Gilead does not want to take a loss in poor countries but is willing to help at almost no profit, he added. But critics note that in its arrangement with Indian generics manufacturers, the company reserved not just the richest markets for itself but also middle-income countries like China and Russia, where an estimated 73 million people are infected with hepatitis.
Indian licensees were originally allowed to sell generic versions in only 91 of the poorest countries.
Alton acknowledged that millions of patients had been excluded from the deal Egyptians received, but said Gilead was negotiating with their governments and “will discount in them at rates that are realistic.”
By August, Gilead had added 10 middle-income nations to its access program, including Brazil and Argentina, and was selling all of them Sovaldi at $10 a pill and Harvoni at about $14.
Outside activists and some Egyptian doctors worry that the current orderly arrangements could spiral into chaos as more generics appear.
Egypt has thousands of small pharmacies that are barely regulated.
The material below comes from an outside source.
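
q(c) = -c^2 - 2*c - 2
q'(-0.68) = -0.64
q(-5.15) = -18.22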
Drugs are often sold without prescriptions. Officially, the government sets private-sector prices; in reality, the pharmacists charge what they want.
Gilead’s restrictions may have been observed by the Egyptian government, but they will be ignored in small private pharmacies, a prominent generics maker predicted.
“I don’t think patients will accept them,” said Sherine Helmy, the chief executive of Pharco, a major Egyptian drugmaker. “If you are sick, and your wife comes to buy your bottle, should the first pill be taken by your wife?”
And what happens if foreigners infected with hepatitis C in developed countries begin to see Egypt as the place to lay hands on a fast and cheap cure?
If an uninsured American patient “has a prescription from an Egyptian doctor, should we stop him?” Helmy said.
“You cannot prevent people who are sick from getting medicine,” he added. “It’s a human right.”